I don't think it's fully hit me yet, I don't think it will until I finally let them go and I come home and they are not here to greet me, or I go to sleep and they are not on the bed with me, or sitting by the window looking out, or playing with each other loudly. 

I really am truly devastated and feel so much grief and sadness. I still feel a lot of regret, guilt and even indecision at times. It really is one of the hardest things I've ever had to do. And I think I will feel even more when I have to bring them to Toronto and drop them to the foster, come home and not have them here. I honestly don't know how I am going to cope. We have been together, so close, every day for 5 years (they will have their 5th birthday on November 17th). 

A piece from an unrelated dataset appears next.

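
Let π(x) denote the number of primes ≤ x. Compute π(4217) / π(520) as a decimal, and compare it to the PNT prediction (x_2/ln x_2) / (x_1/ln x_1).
π(4217)/π(520) = 577/97 ≈ 5.9485;  PNT prediction ≈ 6.0761.

π(520) = 97 and π(4217) = 577, so π(4217)/π(520) ≈ 5.9485. The PNT-predicted ratio is (4217/ln(4217)) / (520/ln(520)) ≈ 6.0761. The two agree to within a few percent, as expected.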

At the same time, I feel it is necessary based on the current circumstances and will (I hope and pray) be best for them in the long run. I worry and fear that they will be scared, confused and also mourn and grieve the loss of me considering we have been so close, especially Qi. I'm worried that they will think I left them but I don't think they have the consciousness or ability to even think those things but they may be confused or scared for a bit...

The rescue volunteer said cats are amazing at adapting and are very resilient. And often times, humans think want to believe that their cats will miss them but they usually adapt pretty well. So I am really hoping I am just projecting onto them and they will be able to (Qi especially) live a happy and healthy life without me. I also hope and pray their behavioral issues are addressed and they are adopted to a home that is good for them. I know that adult black cats may not be adopted as much as other kinds...

I'm just so grateful for an organization like TCR that has really come through for us in this time of need. 

Thank you for your support along the way and for reading.